Plusieurs maisons de production, comme Vidéo Femmes, souffriront également de ces coupes. La compagnie, qui est notamment derrière le documentaire Déroute et parcours, portant sur le cancer du sein, a produit depuis 2000 une douzaine d'oeuvres grâce au Fonds canadien du film et de la vidéo indépendants. Celui-ci disparaîtra le 31 mars 2009.

Pour sa part, Culture Montréal encourage ses membres à se prononcer haut et fort en faisant part de leur mécontentement au Ministère et en demandant au gouvernement fédéral de revenir sur ses décisions, «qui minent l'avenir de la métropole».

Même son de cloche du côté du Mouvement pour les arts et les lettres (MAL) qui juge cette façon de faire «consternante, déplorable et arbitraire». «Les artistes et les travailleurs culturels sauront occuper l'espace public pour dénoncer les manoeuvres conservatrices et en expliquer les conséquences aux Québécois et aux Canadiens», a affirmé l'écrivain Stanley Péan.

Pour leur part, les diplômés de l'Institut national de l'image et du son (INIS), organisme touché par la décision de sabrer dans le Programme national de formation dans le secteur du film et de la vidéo (PNFSFV), ont lancé un groupe sur le site Facebook pour inciter les gens à faire connaître leur mécontentement et pour les tenir informés des derniers développements (www.facebook.com/group.php?gid=24692169952).
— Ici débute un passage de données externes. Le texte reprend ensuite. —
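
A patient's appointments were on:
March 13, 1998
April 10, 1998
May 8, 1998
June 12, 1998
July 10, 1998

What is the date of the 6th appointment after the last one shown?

These are Fridays at 28- or 35-day spacing (28, 28, 35, 28).
The pattern: 2nd Friday of the month.
August 1998 — 2nd Friday is August 14, 1998.
September 1998 — 2nd Friday is September 11, 1998.
October 1998 — 2nd Friday is October 9, 1998.
November 1998 — 2nd Friday is November 13, 1998.
2nd Friday of December 1998: December 11, 1998.
January 1999 — 2nd Friday is January 8, 1999.

January 8, 1999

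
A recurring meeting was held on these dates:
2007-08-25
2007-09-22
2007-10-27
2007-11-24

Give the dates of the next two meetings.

2007-12-22, 2008-01-26

Gaps: 28, 35, 28 days — a mix of 28 and 35. Every date is a Saturday.
Each is the 4th Saturday of its month.
4th Saturday of December 2007: 2007-12-22.
4th Saturday of January 2008: 2008-01-26.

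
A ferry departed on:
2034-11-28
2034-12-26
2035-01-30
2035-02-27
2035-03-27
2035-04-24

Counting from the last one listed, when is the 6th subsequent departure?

2035-10-30

These are Tuesdays with 28, 35, 28, 28, 28-day gaps.
Each is the final Tuesday of its month — 2035-01-30 is past the 28th, so '4th Tuesday' doesn't fit.
Last Tuesday of May 2035: 2035-05-29.
June 2035 ends with Tuesday 2035-06-26.
July 2035 ends with Tuesday 2035-07-31.
August 2035 ends with Tuesday 2035-08-28.
September 2035 ends with Tuesday 2035-09-25.
October 2035 ends with Tuesday 2035-10-30.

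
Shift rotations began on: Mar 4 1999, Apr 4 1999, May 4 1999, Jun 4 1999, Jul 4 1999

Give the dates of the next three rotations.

Aug 4 1999, Sep 4 1999, Oct 4 1999

Gaps: 31, 30, 31, 30 days — not constant. Every event is on the 4th of the month.
Pattern: the 4th of each month.
Next: August 1999 → Aug 4 1999.
September 1999: Sep 4 1999.
Next: October 1999 → Oct 4 1999.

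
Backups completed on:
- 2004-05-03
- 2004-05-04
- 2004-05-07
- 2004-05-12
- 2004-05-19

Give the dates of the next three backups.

2004-05-28, 2004-06-08, 2004-06-21

Gaps: 1, 3, 5, 7 days — each gap is 2 larger than the previous one.
Next gap: 9 days. 2004-05-19 + 9 days = 2004-05-28.
Next gap: 11 days. 2004-05-28 + 11 days = 2004-06-08.
Next gap: 13 days. 2004-06-08 + 13 days = 2004-06-21.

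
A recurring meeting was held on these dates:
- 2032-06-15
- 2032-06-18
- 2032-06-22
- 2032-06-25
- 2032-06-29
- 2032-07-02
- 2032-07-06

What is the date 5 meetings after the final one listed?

Gaps: 3, 4, 3, 4, 3, 4 days — not constant, but cyclic with period 2.
The events fall on every Tuesday and Friday.
The following Friday is 2032-07-09.
The following Tuesday is 2032-07-13.
Next Friday: 2032-07-16.
The following Tuesday is 2032-07-20.
Next Friday: 2032-07-23.

2032-07-23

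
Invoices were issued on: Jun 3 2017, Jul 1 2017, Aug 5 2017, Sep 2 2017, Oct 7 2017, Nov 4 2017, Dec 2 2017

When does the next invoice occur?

Jan 6 2018

All dates are Saturdays, 28, 35, 28, 35, 28, 28 days apart.
Specifically, the 1st Saturday of each month.
January 2018 — 1st Saturday is Jan 6 2018.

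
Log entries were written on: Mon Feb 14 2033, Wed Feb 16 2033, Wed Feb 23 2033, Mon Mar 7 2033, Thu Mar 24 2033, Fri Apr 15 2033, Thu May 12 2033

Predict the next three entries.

Mon Jun 13 2033, Wed Jul 20 2033, Wed Aug 31 2033

Gaps: 2, 7, 12, 17, 22, 27 days — each gap is 5 larger than the previous one.
Next gap: 32 days. Thu May 12 2033 + 32 days = Mon Jun 13 2033.
Next gap: 37 days. Mon Jun 13 2033 + 37 days = Wed Jul 20 2033.
Next gap: 42 days. Wed Jul 20 2033 + 42 days = Wed Aug 31 2033.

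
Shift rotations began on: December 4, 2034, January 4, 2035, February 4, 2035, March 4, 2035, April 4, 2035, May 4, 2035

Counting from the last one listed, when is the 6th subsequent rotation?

November 4, 2035

Gaps: 31, 31, 28, 31, 30 days — not constant. Every event is on the 4th of the month.
Pattern: the 4th of each month.
Next: June 2035 → June 4, 2035.
Next: July 2035 → July 4, 2035.
August 2035: August 4, 2035.
September 2035: September 4, 2035.
October 2035: October 4, 2035.
Next: November 2035 → November 4, 2035.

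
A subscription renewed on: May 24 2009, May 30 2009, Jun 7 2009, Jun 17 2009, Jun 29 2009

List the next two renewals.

The spacing grows by 2 each time: 6, 8, 10, 12 days.
Next gap: 14 days. Jun 29 2009 + 14 days = Jul 13 2009.
Next gap: 16 days. Jul 13 2009 + 16 days = Jul 29 2009.

Jul 13 2009, Jul 29 2009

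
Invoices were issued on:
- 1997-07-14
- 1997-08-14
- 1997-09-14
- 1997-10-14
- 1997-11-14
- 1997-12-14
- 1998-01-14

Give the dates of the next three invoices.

1998-02-14, 1998-03-14, 1998-04-14

The day-of-month is always 14 (31, 31, 30, 31, 30, 31 days between events).
So this recurs on the 14th of each month.
February 1998: 1998-02-14.
March 1998: 1998-03-14.
Next: April 1998 → 1998-04-14.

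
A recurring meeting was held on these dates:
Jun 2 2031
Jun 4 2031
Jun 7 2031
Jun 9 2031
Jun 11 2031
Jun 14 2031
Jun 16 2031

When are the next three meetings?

The gap pattern 2, 3, 2, 2, 3, 2 repeats every 3 events.
These are the Mondays, Wednesdays and Saturdays of each week.
The following Wednesday is Jun 18 2031.
The following Saturday is Jun 21 2031.
The following Monday is Jun 23 2031.

Jun 18 2031, Jun 21 2031, Jun 23 2031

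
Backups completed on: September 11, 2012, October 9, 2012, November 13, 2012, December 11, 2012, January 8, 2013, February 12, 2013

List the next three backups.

These are Tuesdays at 28- or 35-day spacing (28, 35, 28, 28, 35).
The pattern: 2nd Tuesday of the month.
March 2013 — 2nd Tuesday is March 12, 2013.
2nd Tuesday of April 2013: April 9, 2013.
May 2013 — 2nd Tuesday is May 14, 2013.

March 12, 2013; April 9, 2013; May 14, 2013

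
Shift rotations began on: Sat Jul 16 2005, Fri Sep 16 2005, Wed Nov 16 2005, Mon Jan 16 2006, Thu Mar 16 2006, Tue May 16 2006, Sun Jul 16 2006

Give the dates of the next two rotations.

Gaps: 62, 61, 61, 59, 61, 61 days — not constant. Every event is on the 16th of the month.
Pattern: the 16th of every 2 months.
Next: September 2006 → Sat Sep 16 2006.
Next: November 2006 → Thu Nov 16 2006.

Sat Sep 16 2006, Thu Nov 16 2006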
Coderre promet la «guerre»

Se disant préoccupée, la ministre québécoise de la Culture, Christine St-Pierre a même demandé à rencontrer son homologue fédérale afin de comprendre les motifs de ses décisions. Au moment de mettre sous presse, elle n'avait toutefois pas reçu de confirmation concernant un possible entretien. «Je voudrais qu'on revoie ces décisions ou que l'on trouve des mesures compensatoires, a mentionné Mme St-Pierre au cours d'une entrevue téléphonique avec La Presse. On ne devrait pas couper, mais augmenter ces budgets-là.»
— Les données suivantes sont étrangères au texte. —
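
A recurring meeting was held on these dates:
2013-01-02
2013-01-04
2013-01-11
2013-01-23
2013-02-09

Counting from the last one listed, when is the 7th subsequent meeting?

2013-10-26

Gaps: 2, 7, 12, 17 days — each gap is 5 larger than the previous one.
Next gap: 22 days. 2013-02-09 + 22 days = 2013-03-03.
Next gap: 27 days. 2013-03-03 + 27 days = 2013-03-30.
Next gap: 32 days. 2013-03-30 + 32 days = 2013-05-01.
Next gap: 37 days. 2013-05-01 + 37 days = 2013-06-07.
Next gap: 42 days. 2013-06-07 + 42 days = 2013-07-19.
Next gap: 47 days. 2013-07-19 + 47 days = 2013-09-04.
Next gap: 52 days. 2013-09-04 + 52 days = 2013-10-26.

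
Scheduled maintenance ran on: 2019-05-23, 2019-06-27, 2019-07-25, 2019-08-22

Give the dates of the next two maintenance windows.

2019-09-26, 2019-10-24

Gaps: 35, 28, 28 days — a mix of 28 and 35. Every date is a Thursday.
Each is the 4th Thursday of its month.
September 2019 — 4th Thursday is 2019-09-26.
October 2019 — 4th Thursday is 2019-10-24.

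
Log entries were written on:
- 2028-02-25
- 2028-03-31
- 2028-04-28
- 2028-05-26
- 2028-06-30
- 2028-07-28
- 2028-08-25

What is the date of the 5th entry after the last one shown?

2029-01-26

All Fridays; the gaps (35, 28, 28, 35, 28, 28) vary with month length.
This is the last Friday of each month.
September 2028 ends with Friday 2028-09-29.
Last Friday of October 2028: 2028-10-27.
November 2028 ends with Friday 2028-11-24.
December 2028 ends with Friday 2028-12-29.
January 2029 ends with Friday 2029-01-26.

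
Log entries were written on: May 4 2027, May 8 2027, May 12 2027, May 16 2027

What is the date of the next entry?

Every event comes 4 days after the last (4, 4, 4).
May 16 2027 + 4 days = May 20 2027.

May 20 2027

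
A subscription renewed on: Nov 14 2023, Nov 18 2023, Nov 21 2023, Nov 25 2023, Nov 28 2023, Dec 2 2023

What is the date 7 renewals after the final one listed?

Dec 26 2023

Every event lands on a Tuesday or Saturday (gaps cycle 4, 3, 4, 3, 4).
So the schedule is: every Tuesday and Saturday.
Next Tuesday: Dec 5 2023.
Next Saturday: Dec 9 2023.
Next Tuesday: Dec 12 2023.
Next Saturday: Dec 16 2023.
Next Tuesday: Dec 19 2023.
Next Saturday: Dec 23 2023.
Next Tuesday: Dec 26 2023.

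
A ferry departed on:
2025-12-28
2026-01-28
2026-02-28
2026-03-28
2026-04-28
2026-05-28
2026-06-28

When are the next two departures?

2026-07-28, 2026-08-28

The day-of-month is always 28 (31, 31, 28, 31, 30, 31 days between events).
So this recurs on the 28th of each month.
Next: July 2026 → 2026-07-28.
August 2026: 2026-08-28.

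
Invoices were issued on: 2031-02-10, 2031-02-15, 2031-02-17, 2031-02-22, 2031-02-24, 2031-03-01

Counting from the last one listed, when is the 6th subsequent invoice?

2031-03-22

Every event lands on a Monday or Saturday (gaps cycle 5, 2, 5, 2, 5).
So the schedule is: every Monday and Saturday.
The following Monday is 2031-03-03.
Next Saturday: 2031-03-08.
The following Monday is 2031-03-10.
Next Saturday: 2031-03-15.
The following Monday is 2031-03-17.
The following Saturday is 2031-03-22.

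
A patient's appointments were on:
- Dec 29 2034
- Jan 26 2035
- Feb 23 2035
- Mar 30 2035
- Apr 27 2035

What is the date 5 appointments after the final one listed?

Sep 28 2035

Every date is a Friday; gaps 28, 28, 35, 28 days.
Each is the last Friday of its month (at least one falls on the 29th or later, ruling out '4th Friday').
May 2035 ends with Friday May 25 2035.
Last Friday of June 2035: Jun 29 2035.
July 2035 ends with Friday Jul 27 2035.
Last Friday of August 2035: Aug 31 2035.
Last Friday of September 2035: Sep 28 2035.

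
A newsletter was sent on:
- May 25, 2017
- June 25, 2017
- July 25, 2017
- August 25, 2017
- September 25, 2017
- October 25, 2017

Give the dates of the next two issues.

November 25, 2017; December 25, 2017

Gaps: 31, 30, 31, 31, 30 days — not constant. Every event is on the 25th of the month.
Pattern: the 25th of each month.
Next: November 2017 → November 25, 2017.
Next: December 2017 → December 25, 2017.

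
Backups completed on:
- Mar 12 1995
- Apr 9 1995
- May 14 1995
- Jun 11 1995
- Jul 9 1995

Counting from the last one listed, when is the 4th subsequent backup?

All dates are Sundays, 28, 35, 28, 28 days apart.
Specifically, the 2nd Sunday of each month.
August 1995 — 2nd Sunday is Aug 13 1995.
2nd Sunday of September 1995: Sep 10 1995.
2nd Sunday of October 1995: Oct 8 1995.
2nd Sunday of November 1995: Nov 12 1995.

Nov 12 1995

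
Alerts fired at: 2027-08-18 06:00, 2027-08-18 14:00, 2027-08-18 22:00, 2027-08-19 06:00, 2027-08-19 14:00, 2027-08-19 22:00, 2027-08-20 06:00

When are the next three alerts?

2027-08-20 14:00, 2027-08-20 22:00, 2027-08-21 06:00

The interval is a steady 8 hours (8, 8, 8, 8, 8, 8).
2027-08-20 06:00 + 8 h = 2027-08-20 14:00.
2027-08-20 14:00 + 8 h = 2027-08-20 22:00.
2027-08-20 22:00 + 8 h = 2027-08-21 06:00.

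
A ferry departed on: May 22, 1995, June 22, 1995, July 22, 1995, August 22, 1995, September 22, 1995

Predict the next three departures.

Gaps: 31, 30, 31, 31 days — not constant. Every event is on the 22nd of the month.
Pattern: the 22nd of each month.
Next: October 1995 → October 22, 1995.
Next: November 1995 → November 22, 1995.
December 1995: December 22, 1995.

October 22, 1995; November 22, 1995; December 22, 1995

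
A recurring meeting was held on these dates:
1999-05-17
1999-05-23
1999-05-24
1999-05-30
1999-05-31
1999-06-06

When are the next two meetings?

Every event lands on a Monday or Sunday (gaps cycle 6, 1, 6, 1, 6).
So the schedule is: every Monday and Sunday.
Next Monday: 1999-06-07.
The following Sunday is 1999-06-13.

1999-06-07, 1999-06-13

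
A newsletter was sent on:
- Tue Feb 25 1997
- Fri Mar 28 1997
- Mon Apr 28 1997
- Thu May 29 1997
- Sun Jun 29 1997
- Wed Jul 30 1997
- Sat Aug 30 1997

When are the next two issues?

The spacing is 31, 31, 31, 31, 31, 31 days — always 31 days.
Sat Aug 30 1997 + 31 days = Tue Sep 30 1997.
Tue Sep 30 1997 + 31 days = Fri Oct 31 1997.

Tue Sep 30 1997, Fri Oct 31 1997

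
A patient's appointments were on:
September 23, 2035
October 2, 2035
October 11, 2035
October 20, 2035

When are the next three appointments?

Gaps between consecutive events: 9, 9, 9 days — a constant 9-day interval.
October 20, 2035 + 9 days = October 29, 2035.
October 29, 2035 + 9 days = November 7, 2035.
November 7, 2035 + 9 days = November 16, 2035.

October 29, 2035; November 7, 2035; November 16, 2035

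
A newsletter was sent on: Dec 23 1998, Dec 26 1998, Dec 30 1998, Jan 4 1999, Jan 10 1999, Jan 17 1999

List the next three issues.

The spacing grows by 1 each time: 3, 4, 5, 6, 7 days.
Next gap: 8 days. Jan 17 1999 + 8 days = Jan 25 1999.
Next gap: 9 days. Jan 25 1999 + 9 days = Feb 3 1999.
Next gap: 10 days. Feb 3 1999 + 10 days = Feb 13 1999.

Jan 25 1999, Feb 3 1999, Feb 13 1999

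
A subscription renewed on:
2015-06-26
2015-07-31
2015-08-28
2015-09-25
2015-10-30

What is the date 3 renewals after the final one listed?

Every date is a Friday; gaps 35, 28, 28, 35 days.
Each is the last Friday of its month (at least one falls on the 29th or later, ruling out '4th Friday').
November 2015 ends with Friday 2015-11-27.
December 2015 ends with Friday 2015-12-25.
January 2016 ends with Friday 2016-01-29.

2016-01-29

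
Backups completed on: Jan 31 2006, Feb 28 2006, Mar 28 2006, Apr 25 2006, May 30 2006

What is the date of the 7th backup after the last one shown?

All Tuesdays; the gaps (28, 28, 28, 35) vary with month length.
This is the last Tuesday of each month.
June 2006 ends with Tuesday Jun 27 2006.
July 2006 ends with Tuesday Jul 25 2006.
Last Tuesday of August 2006: Aug 29 2006.
September 2006 ends with Tuesday Sep 26 2006.
Last Tuesday of October 2006: Oct 31 2006.
November 2006 ends with Tuesday Nov 28 2006.
Last Tuesday of December 2006: Dec 26 2006.

Dec 26 2006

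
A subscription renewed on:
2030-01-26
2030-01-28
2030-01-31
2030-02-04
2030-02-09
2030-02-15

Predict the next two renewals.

Gaps: 2, 3, 4, 5, 6 days — each gap is 1 larger than the previous one.
Next gap: 7 days. 2030-02-15 + 7 days = 2030-02-22.
Next gap: 8 days. 2030-02-22 + 8 days = 2030-03-02.

2030-02-22, 2030-03-02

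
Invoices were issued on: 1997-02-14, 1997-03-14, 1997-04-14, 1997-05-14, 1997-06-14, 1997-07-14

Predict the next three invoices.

Gaps: 28, 31, 30, 31, 30 days — not constant. Every event is on the 14th of the month.
Pattern: the 14th of each month.
Next: August 1997 → 1997-08-14.
September 1997: 1997-09-14.
Next: October 1997 → 1997-10-14.

1997-08-14, 1997-09-14, 1997-10-14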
Furieux, le porte-parole libéral en matière de patrimoine, Denis Coderre, promet que ce sera la «guerre» avec ce gouvernement-là, sans préciser davantage ce qu'il entend faire. «Avec la ministre du Patrimoine, c'est: il n'y a pas de service au numéro que vous avez composé», lance-t-il.
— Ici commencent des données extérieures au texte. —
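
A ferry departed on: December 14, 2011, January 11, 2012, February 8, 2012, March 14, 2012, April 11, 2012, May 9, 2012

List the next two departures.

These are Wednesdays at 28- or 35-day spacing (28, 28, 35, 28, 28).
The pattern: 2nd Wednesday of the month.
2nd Wednesday of June 2012: June 13, 2012.
July 2012 — 2nd Wednesday is July 11, 2012.

June 13, 2012; July 11, 2012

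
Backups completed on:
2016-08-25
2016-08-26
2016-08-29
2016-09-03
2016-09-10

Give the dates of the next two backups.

Intervals are 1, 3, 5, 7 days — an arithmetic progression with common difference 2.
Next gap: 9 days. 2016-09-10 + 9 days = 2016-09-19.
Next gap: 11 days. 2016-09-19 + 11 days = 2016-09-30.

2016-09-19, 2016-09-30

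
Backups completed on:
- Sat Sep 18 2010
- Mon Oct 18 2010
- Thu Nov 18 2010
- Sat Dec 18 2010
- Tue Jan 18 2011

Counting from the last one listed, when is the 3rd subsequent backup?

Gaps: 30, 31, 30, 31 days — not constant. Every event is on the 18th of the month.
Pattern: the 18th of each month.
Next: February 2011 → Fri Feb 18 2011.
Next: March 2011 → Fri Mar 18 2011.
April 2011: Mon Apr 18 2011.

Mon Apr 18 2011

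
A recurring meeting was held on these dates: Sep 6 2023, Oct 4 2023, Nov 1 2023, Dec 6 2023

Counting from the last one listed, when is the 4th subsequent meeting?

All dates are Wednesdays, 28, 28, 35 days apart.
Specifically, the 1st Wednesday of each month.
January 2024 — 1st Wednesday is Jan 3 2024.
February 2024 — 1st Wednesday is Feb 7 2024.
1st Wednesday of March 2024: Mar 6 2024.
April 2024 — 1st Wednesday is Apr 3 2024.

Apr 3 2024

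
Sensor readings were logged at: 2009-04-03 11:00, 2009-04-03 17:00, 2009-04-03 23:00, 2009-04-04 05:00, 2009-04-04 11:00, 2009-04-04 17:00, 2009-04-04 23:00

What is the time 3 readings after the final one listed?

2009-04-05 17:00

Spacing: 6, 6, 6, 6, 6, 6 h — constant 6 h.
2009-04-04 23:00 + 6 h = 2009-04-05 05:00.
2009-04-05 05:00 + 6 h = 2009-04-05 11:00.
2009-04-05 11:00 + 6 h = 2009-04-05 17:00.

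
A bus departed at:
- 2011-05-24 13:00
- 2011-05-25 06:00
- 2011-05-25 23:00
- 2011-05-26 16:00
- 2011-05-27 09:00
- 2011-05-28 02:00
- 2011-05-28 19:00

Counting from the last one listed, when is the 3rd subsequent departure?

Spacing: 17, 17, 17, 17, 17, 17 h — constant 17 h.
2011-05-28 19:00 + 17 h = 2011-05-29 12:00.
2011-05-29 12:00 + 17 h = 2011-05-30 05:00.
2011-05-30 05:00 + 17 h = 2011-05-30 22:00.

2011-05-30 22:00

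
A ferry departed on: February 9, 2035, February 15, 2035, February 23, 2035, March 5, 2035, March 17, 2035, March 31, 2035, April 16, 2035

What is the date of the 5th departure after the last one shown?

August 4, 2035

Gaps: 6, 8, 10, 12, 14, 16 days — each gap is 2 larger than the previous one.
Next gap: 18 days. April 16, 2035 + 18 days = May 4, 2035.
Next gap: 20 days. May 4, 2035 + 20 days = May 24, 2035.
Next gap: 22 days. May 24, 2035 + 22 days = June 15, 2035.
Next gap: 24 days. June 15, 2035 + 24 days = July 9, 2035.
Next gap: 26 days. July 9, 2035 + 26 days = August 4, 2035.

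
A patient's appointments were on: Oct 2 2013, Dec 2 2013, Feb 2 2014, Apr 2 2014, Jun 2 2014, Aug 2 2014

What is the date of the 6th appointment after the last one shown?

Aug 2 2015

Gaps: 61, 62, 59, 61, 61 days — not constant. Every event is on the 2nd of the month.
Pattern: the 2nd of every 2 months.
October 2014: Oct 2 2014.
Next: December 2014 → Dec 2 2014.
Next: February 2015 → Feb 2 2015.
Next: April 2015 → Apr 2 2015.
Next: June 2015 → Jun 2 2015.
Next: August 2015 → Aug 2 2015.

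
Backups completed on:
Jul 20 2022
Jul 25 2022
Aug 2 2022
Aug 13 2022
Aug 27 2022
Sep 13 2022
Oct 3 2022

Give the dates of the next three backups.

Oct 26 2022, Nov 21 2022, Dec 20 2022

Gaps: 5, 8, 11, 14, 17, 20 days — each gap is 3 larger than the previous one.
Next gap: 23 days. Oct 3 2022 + 23 days = Oct 26 2022.
Next gap: 26 days. Oct 26 2022 + 26 days = Nov 21 2022.
Next gap: 29 days. Nov 21 2022 + 29 days = Dec 20 2022.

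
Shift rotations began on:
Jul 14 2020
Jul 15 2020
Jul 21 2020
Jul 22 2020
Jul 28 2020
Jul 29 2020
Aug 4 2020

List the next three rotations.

Gaps: 1, 6, 1, 6, 1, 6 days — not constant, but cyclic with period 2.
The events fall on every Tuesday and Wednesday.
Next Wednesday: Aug 5 2020.
The following Tuesday is Aug 11 2020.
The following Wednesday is Aug 12 2020.

Aug 5 2020, Aug 11 2020, Aug 12 2020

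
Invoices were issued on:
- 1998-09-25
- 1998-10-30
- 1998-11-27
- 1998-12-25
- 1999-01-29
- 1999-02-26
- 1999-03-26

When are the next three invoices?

These are Fridays with 35, 28, 28, 35, 28, 28-day gaps.
Each is the final Friday of its month — 1998-10-30 is past the 28th, so '4th Friday' doesn't fit.
Last Friday of April 1999: 1999-04-30.
Last Friday of May 1999: 1999-05-28.
June 1999 ends with Friday 1999-06-25.

1999-04-30, 1999-05-28, 1999-06-25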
Et si les libéraux prenaient le pouvoir, remettraient-ils sur les rails les programmes abolis par les conservateurs? «C'est la première chose que je ferais comme ministre de la Culture», assure M. Coderre.

Au Bloc québécois, la députée Claude DeBellefeuille, critique en matière de patrimoine, a comparé les événements des derniers jours à un raz-de-marée. «On fait ça en catimini pendant les Olympiques, reproche-t-elle. C'est comme un bulldozer qui détruit tout ce qu'il n'aime pas.»

Les programmes abolis

PromArt: 4,7 millions

Programme national de formation dans le secteur du film et de la vidéo (PNFSFV): 2,5 millions

Fonds des réseaux de recherche sur les nouveaux médias (FRRNM): 4,7 millions (2006-2007)

Fonds canadien du film et de la vidéo indépendants: 1,5 million

Routes commerciales: 9 millions

Programme du long métrage (volets éducation et accès): 300 000 $

Programme de souvenirs de musique: 300 000 $

Total *: 23 millions

* Ces chiffres ont été obtenus selon les données fournies sur les différents sites internet des programmes.